4. The technical stack review
Before suggesting a solution, a good AI partner will want to understand the technology your team already uses.
This matters because the best AI solutions don’t require you to start over. Instead, they connect with and improve your current systems.
Expect questions about:
- Current tools and platforms: CRM, ERP, cloud provider (AWS, Azure, GCP), databases
- API availability: Whether your internal systems can expose data programmatically
- Security requirements: Data governance, compliance frameworks (HIPAA, SOC 2, GDPR), and access controls
- Team technical capacity: Whether your internal team can maintain a solution post-deployment or whether ongoing support is needed
A proof of concept lets you check if a solution works in practice before you commit a lot of resources.
5. Setting metrics and ROI
A good AI discovery call isn’t just about getting excited about what AI can do. It should end with a clear idea of what a specific solution will achieve and how you’ll measure its success.
This last step shifts the conversation from cool technology to real, measurable business results:
What’s the current cost of the manual process being replaced? What percentage reduction is realistic?
How many hours per month would automation free up? What’s the dollar value of that time?
Can AI reduce error rates, improve consistency, or speed up decision-making in measurable ways?
Can better predictions, personalization, or lead scoring translate directly into revenue growth?
Successful AI Discovery Process

Spotify relies on AI to power features like Discover Weekly.
Their success started with a clear problem: helping users find new content, along with strong behavioral data and ongoing testing through controlled experiments.
A clear problem, solid data, and repeated testing led to the best results.
This shows how a strong discovery process and proof of concept can set the stage for successful scaling.
Discovery Call vs Sales Call
A discovery call explores your needs and challenges, while a sales call focuses on presenting solutions and closing the deal.
| Aspect | Discovery Call | Sales Call |
|---|---|---|
| Main Goal | Understand the problem and assess if AI is a good fit | Sell a product or service |
| Focus | Your business challenges and opportunities | Features, pricing, and offer |
| Approach | Consultative, exploratory, question-driven | Persuasive, solution-driven |
| Conversation Style | Mostly listening and diagnosing | Mostly presenting and pitching |
| Outcome | Clarity on use cases, data readiness, and next steps | Closed deal or proposal |
| When It Happens | At the very beginning of the process | After interest or qualification |
| Key Question | “Should we even do this?” | “Are you ready to buy?” |
In Summary
So, what is an AI discovery call?
In simple terms, it’s a structured conversation that helps you determine whether AI is the right solution for your problem, with the right data at the right time.

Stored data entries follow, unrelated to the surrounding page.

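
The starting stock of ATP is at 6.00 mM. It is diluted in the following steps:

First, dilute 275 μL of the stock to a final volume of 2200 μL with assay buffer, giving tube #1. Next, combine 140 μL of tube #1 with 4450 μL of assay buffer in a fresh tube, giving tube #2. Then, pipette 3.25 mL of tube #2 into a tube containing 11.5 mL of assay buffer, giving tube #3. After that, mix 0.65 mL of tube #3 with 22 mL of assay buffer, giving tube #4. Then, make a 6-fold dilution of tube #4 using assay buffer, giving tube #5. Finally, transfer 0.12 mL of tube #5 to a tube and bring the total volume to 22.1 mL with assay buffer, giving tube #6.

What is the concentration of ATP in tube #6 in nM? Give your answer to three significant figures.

Step 1: 275 μL brought to 2200 μL → factor 2200/275 = 8
Step 2: 140 μL + 4450 μL = 4590 μL total → factor 4590/140 = 32.786
Step 3: 3.25 mL + 11.5 mL = 14.75 mL total → factor 14.75/3.25 = 4.5385
Step 4: 0.65 mL + 22 mL = 22.65 mL total → factor 22.65/0.65 = 34.846
Step 5: 6-fold → factor 6
Step 6: 0.12 mL brought to 22.1 mL → factor 22.1/0.12 = 184.17
Overall dilution factor = 8 × 32.786 × 4.5385 × 34.846 × 6 × 184.17 = 4.5835 × 10^7
Final = 6.00 mM / 4.5835 × 10^7 = 1.309 × 10^-7 mM = 0.131 nM

0.131 nM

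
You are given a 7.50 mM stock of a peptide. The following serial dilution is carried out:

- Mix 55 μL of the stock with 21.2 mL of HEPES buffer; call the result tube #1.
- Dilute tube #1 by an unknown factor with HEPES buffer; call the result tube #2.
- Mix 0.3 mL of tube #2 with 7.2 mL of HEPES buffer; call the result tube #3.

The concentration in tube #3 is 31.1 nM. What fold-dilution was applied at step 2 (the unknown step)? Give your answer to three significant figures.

25.0-fold

Step 1: 55 μL + 21.2 mL = 21255 μL total → factor 21255/55 = 386.45
Step 2: unknown factor x
Step 3: 0.3 mL + 7.2 mL = 7.5 mL total → factor 7.5/0.3 = 25
Product of known-step factors = 9661.4
Overall factor = 7.50 mM / (31.1 nM) = 2.4116 × 10^5
x = 2.4116 × 10^5 / 9661.4 = 25.0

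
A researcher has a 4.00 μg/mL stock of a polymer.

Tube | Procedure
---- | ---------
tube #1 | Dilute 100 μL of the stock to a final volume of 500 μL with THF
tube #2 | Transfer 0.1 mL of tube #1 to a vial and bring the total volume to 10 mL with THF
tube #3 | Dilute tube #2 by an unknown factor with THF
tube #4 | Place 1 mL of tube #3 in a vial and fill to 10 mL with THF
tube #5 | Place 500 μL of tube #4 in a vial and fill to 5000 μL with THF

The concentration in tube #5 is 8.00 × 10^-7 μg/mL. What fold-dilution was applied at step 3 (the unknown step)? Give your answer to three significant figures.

100-fold

Step 1: 100 μL brought to 500 μL → factor 500/100 = 5
Step 2: 0.1 mL brought to 10 mL → factor 10/0.1 = 100
Step 3: unknown factor x
Step 4: 1 mL brought to 10 mL → factor 10/1 = 10
Step 5: 500 μL brought to 5000 μL → factor 5000/500 = 10
Product of known-step factors = 50000
Overall factor = 4.00 μg/mL / (8.00 × 10^-7 μg/mL) = 5 × 10^6
x = 5 × 10^6 / 50000 = 100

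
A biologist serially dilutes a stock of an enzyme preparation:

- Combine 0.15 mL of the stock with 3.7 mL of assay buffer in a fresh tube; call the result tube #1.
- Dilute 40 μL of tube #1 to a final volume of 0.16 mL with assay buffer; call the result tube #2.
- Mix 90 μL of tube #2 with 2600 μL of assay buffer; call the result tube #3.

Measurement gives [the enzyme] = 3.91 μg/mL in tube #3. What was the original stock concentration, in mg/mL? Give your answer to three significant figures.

12.0 mg/mL

Step 1: 0.15 mL + 3.7 mL = 3.85 mL total → factor 3.85/0.15 = 25.667
Step 2: 40 μL brought to 0.16 mL → factor 160/40 = 4
Step 3: 90 μL + 2600 μL = 2690 μL total → factor 2690/90 = 29.889
Overall dilution factor = 25.667 × 4 × 29.889 = 3068.6
Stock = 3.91 μg/mL × 3068.6 = 1.200 × 10^4 μg/mL = 12.0 mg/mL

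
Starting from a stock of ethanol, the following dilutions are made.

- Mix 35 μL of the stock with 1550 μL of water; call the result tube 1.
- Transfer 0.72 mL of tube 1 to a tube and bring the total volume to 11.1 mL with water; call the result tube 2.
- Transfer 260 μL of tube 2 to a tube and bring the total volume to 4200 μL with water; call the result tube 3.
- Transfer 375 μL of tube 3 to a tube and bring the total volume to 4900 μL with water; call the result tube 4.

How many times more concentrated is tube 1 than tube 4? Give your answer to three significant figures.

3.25 × 10^3

Step 1: 35 μL + 1550 μL = 1585 μL total → factor 1585/35 = 45.286
Step 2: 0.72 mL brought to 11.1 mL → factor 11.1/0.72 = 15.417
Step 3: 260 μL brought to 4200 μL → factor 4200/260 = 16.154
Step 4: 375 μL brought to 4900 μL → factor 4900/375 = 13.067
Dilution factor to tube 1 = 45.286; to tube 4 = 1.4736 × 10^5
[tube 1]/[tube 4] = (factor to tube 4)/(factor to tube 1) = 1.4736 × 10^5/45.286 = 3.25 × 10^3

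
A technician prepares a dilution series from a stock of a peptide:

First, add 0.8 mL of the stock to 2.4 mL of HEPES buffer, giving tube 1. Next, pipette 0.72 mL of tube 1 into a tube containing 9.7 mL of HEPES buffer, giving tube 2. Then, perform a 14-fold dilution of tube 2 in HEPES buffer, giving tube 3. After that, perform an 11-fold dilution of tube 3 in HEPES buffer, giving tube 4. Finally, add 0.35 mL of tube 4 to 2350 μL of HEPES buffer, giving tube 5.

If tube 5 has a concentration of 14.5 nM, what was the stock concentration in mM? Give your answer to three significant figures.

0.997 mM

Step 1: 0.8 mL + 2.4 mL = 3.2 mL total → factor 3.2/0.8 = 4
Step 2: 0.72 mL + 9.7 mL = 10.42 mL total → factor 10.42/0.72 = 14.472
Step 3: 14-fold → factor 14
Step 4: 11-fold → factor 11
Step 5: 0.35 mL + 2350 μL = 2.7 mL total → factor 2.7/0.35 = 7.7143
Overall dilution factor = 4 × 14.472 × 14 × 11 × 7.7143 = 68772
Stock = 14.5 nM × 68772 = 9.972 × 10^5 nM = 0.997 mM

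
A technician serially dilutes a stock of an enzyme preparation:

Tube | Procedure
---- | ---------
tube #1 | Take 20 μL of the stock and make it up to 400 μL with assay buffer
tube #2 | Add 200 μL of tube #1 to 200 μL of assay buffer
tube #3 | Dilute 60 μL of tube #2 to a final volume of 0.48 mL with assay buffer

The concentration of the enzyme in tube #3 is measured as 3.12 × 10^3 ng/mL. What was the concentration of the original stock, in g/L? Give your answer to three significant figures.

Step 1: 20 μL brought to 400 μL → factor 400/20 = 20
Step 2: 200 μL + 200 μL = 400 μL total → factor 400/200 = 2
Step 3: 60 μL brought to 0.48 mL → factor 480/60 = 8
Overall dilution factor = 20 × 2 × 8 = 320
Stock = 3.12 × 10^3 ng/mL × 320 = 9.984 × 10^5 ng/mL = 0.998 g/L

0.998 g/L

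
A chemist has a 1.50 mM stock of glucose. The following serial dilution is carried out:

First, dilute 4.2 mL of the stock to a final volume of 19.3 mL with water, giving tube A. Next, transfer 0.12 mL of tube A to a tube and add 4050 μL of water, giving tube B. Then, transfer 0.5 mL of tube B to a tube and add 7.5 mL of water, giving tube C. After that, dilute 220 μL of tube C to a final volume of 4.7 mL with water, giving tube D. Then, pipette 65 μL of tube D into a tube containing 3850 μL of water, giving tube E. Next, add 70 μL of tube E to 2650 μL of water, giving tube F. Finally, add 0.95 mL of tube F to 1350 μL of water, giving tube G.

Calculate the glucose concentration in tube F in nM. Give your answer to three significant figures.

0.0117 nM

Step 1: 4.2 mL brought to 19.3 mL → factor 19.3/4.2 = 4.5952
Step 2: 0.12 mL + 4050 μL = 4.17 mL total → factor 4.17/0.12 = 34.75
Step 3: 0.5 mL + 7.5 mL = 8 mL total → factor 8/0.5 = 16
Step 4: 220 μL brought to 4.7 mL → factor 4700/220 = 21.364
Step 5: 65 μL + 3850 μL = 3915 μL total → factor 3915/65 = 60.231
Step 6: 70 μL + 2650 μL = 2720 μL total → factor 2720/70 = 38.857
Dilution factor through tube F = 4.5952 × 34.75 × 16 × 21.364 × 60.231 × 38.857 = 1.2775 × 10^8
[tube F] = 1.50 mM / 1.2775 × 10^8 = 1.174 × 10^-8 mM = 0.0117 nM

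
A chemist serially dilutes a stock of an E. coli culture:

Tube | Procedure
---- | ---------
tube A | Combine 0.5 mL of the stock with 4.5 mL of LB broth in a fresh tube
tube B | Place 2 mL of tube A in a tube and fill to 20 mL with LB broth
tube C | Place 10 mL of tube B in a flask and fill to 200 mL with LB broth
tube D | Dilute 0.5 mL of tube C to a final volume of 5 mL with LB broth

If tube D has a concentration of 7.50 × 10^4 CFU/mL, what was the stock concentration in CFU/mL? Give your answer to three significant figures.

Step 1: 0.5 mL + 4.5 mL = 5 mL total → factor 5/0.5 = 10
Step 2: 2 mL brought to 20 mL → factor 20/2 = 10
Step 3: 10 mL brought to 200 mL → factor 200/10 = 20
Step 4: 0.5 mL brought to 5 mL → factor 5/0.5 = 10
Overall dilution factor = 10 × 10 × 20 × 10 = 20000
Stock = 7.50 × 10^4 CFU/mL × 20000 = 1.50 × 10^9 CFU/mL

1.50 × 10^9 CFU/mL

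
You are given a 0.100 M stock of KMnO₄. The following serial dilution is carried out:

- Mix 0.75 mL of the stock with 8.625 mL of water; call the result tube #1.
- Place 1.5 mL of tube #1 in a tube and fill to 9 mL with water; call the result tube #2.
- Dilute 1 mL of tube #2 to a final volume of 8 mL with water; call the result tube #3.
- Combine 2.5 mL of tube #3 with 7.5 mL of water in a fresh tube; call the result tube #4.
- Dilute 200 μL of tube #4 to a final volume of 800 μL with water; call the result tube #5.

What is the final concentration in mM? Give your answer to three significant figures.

0.0104 mM

Step 1: 0.75 mL + 8.625 mL = 9.375 mL total → factor 9.375/0.75 = 12.5
Step 2: 1.5 mL brought to 9 mL → factor 9/1.5 = 6
Step 3: 1 mL brought to 8 mL → factor 8/1 = 8
Step 4: 2.5 mL + 7.5 mL = 10 mL total → factor 10/2.5 = 4
Step 5: 200 μL brought to 800 μL → factor 800/200 = 4
Overall dilution factor = 12.5 × 6 × 8 × 4 × 4 = 9600
Final = 0.100 M / 9600 = 1.042 × 10^-5 M = 0.0104 mM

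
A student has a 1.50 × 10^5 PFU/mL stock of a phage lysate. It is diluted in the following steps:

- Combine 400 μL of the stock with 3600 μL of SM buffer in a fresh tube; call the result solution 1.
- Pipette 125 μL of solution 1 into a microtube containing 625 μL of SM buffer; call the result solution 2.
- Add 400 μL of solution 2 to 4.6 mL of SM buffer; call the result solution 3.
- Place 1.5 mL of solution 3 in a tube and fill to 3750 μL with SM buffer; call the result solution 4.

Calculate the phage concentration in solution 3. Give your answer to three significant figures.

Step 1: 400 μL + 3600 μL = 4000 μL total → factor 4000/400 = 10
Step 2: 125 μL + 625 μL = 750 μL total → factor 750/125 = 6
Step 3: 400 μL + 4.6 mL = 5000 μL total → factor 5000/400 = 12.5
Dilution factor through solution 3 = 10 × 6 × 12.5 = 750
[solution 3] = 1.50 × 10^5 PFU/mL / 750 = 200 PFU/mL

200 PFU/mL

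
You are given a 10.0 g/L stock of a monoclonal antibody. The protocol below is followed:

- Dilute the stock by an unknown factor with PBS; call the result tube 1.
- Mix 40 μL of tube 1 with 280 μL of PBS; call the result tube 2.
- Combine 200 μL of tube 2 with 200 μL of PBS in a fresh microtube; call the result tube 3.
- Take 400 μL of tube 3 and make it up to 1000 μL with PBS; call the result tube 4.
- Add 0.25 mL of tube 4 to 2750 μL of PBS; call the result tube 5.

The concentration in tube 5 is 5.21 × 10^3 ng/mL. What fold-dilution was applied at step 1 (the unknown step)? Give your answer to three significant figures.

Step 1: unknown factor x
Step 2: 40 μL + 280 μL = 320 μL total → factor 320/40 = 8
Step 3: 200 μL + 200 μL = 400 μL total → factor 400/200 = 2
Step 4: 400 μL brought to 1000 μL → factor 1000/400 = 2.5
Step 5: 0.25 mL + 2750 μL = 3 mL total → factor 3/0.25 = 12
Product of known-step factors = 480
Overall factor = 10.0 g/L / (5.21 × 10^3 ng/mL) = 1919.4
x = 1919.4 / 480 = 4.00

4.00-fold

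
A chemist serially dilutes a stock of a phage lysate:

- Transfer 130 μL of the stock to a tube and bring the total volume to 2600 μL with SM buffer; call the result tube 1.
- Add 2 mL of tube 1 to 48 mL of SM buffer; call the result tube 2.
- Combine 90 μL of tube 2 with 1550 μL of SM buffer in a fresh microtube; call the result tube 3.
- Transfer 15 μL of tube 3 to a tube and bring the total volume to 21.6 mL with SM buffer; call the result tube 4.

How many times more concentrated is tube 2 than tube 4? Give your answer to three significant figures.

Step 1: 130 μL brought to 2600 μL → factor 2600/130 = 20
Step 2: 2 mL + 48 mL = 50 mL total → factor 50/2 = 25
Step 3: 90 μL + 1550 μL = 1640 μL total → factor 1640/90 = 18.222
Step 4: 15 μL brought to 21.6 mL → factor 21600/15 = 1440
Dilution factor to tube 2 = 500; to tube 4 = 1.312 × 10^7
[tube 2]/[tube 4] = (factor to tube 4)/(factor to tube 2) = 1.312 × 10^7/500 = 2.62 × 10^4

2.62 × 10^4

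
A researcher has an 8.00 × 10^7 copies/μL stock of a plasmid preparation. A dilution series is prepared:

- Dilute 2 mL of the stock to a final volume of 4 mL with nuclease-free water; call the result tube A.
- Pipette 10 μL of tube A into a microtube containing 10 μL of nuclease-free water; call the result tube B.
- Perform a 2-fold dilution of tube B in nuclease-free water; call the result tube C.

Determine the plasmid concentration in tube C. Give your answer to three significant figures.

1.00 × 10^7 copies/μL

Step 1: 2 mL brought to 4 mL → factor 4/2 = 2
Step 2: 10 μL + 10 μL = 20 μL total → factor 20/10 = 2
Step 3: 2-fold → factor 2
Overall dilution factor = 2 × 2 × 2 = 8
Final = 8.00 × 10^7 copies/μL / 8 = 1.00 × 10^7 copies/μL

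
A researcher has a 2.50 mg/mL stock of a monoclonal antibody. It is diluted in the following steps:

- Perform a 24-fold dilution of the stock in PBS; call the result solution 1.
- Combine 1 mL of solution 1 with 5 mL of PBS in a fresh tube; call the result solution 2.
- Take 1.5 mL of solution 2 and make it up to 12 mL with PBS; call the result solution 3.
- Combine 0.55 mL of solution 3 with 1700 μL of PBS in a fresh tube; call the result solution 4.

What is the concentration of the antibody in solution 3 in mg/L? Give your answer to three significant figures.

Step 1: 24-fold → factor 24
Step 2: 1 mL + 5 mL = 6 mL total → factor 6/1 = 6
Step 3: 1.5 mL brought to 12 mL → factor 12/1.5 = 8
Dilution factor through solution 3 = 24 × 6 × 8 = 1152
[solution 3] = 2.50 mg/mL / 1152 = 0.002170 mg/mL = 2.17 mg/L

2.17 mg/L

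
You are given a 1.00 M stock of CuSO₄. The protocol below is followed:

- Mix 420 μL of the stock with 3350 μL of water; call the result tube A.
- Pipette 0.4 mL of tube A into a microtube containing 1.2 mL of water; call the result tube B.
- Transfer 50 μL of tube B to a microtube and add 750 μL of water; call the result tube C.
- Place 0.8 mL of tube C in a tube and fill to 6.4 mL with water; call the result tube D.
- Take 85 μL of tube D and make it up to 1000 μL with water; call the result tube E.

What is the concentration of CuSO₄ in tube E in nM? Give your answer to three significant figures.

1.85 × 10^4 nM

Step 1: 420 μL + 3350 μL = 3770 μL total → factor 3770/420 = 8.9762
Step 2: 0.4 mL + 1.2 mL = 1.6 mL total → factor 1.6/0.4 = 4
Step 3: 50 μL + 750 μL = 800 μL total → factor 800/50 = 16
Step 4: 0.8 mL brought to 6.4 mL → factor 6.4/0.8 = 8
Step 5: 85 μL brought to 1000 μL → factor 1000/85 = 11.765
Overall dilution factor = 8.9762 × 4 × 16 × 8 × 11.765 = 54068
Final = 1.00 M / 54068 = 1.850 × 10^-5 M = 1.85 × 10^4 nM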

During this call, you will discuss pain points, check if your data is ready, see if your use case makes sense, review your technical setup, and define what success looks like.
On our blog, you can find a list of curated partners for AI, software development, and other services.
FAQS
1. What is an AI discovery call?
An AI discovery call is the first meeting between a business and an AI expert to evaluate problems, data readiness, and whether AI is the right solution.
2. Why is an AI discovery call important?
An AI discovery call helps identify real use cases, avoid costly mistakes, and set clear expectations before investing in AI development.
3. What happens during an AI discovery call?
An AI discovery call includes discussing pain points, reviewing data quality, exploring use cases, analyzing systems, and defining ROI metrics.
4. How is an AI discovery call different from a sales call?
An AI discovery call focuses on understanding your needs, while a sales call focuses on presenting solutions and closing a deal.
5. Who should attend an AI discovery call?
An AI discovery call should include decision-makers, technical stakeholders, and anyone involved in operations, data, or strategic planning.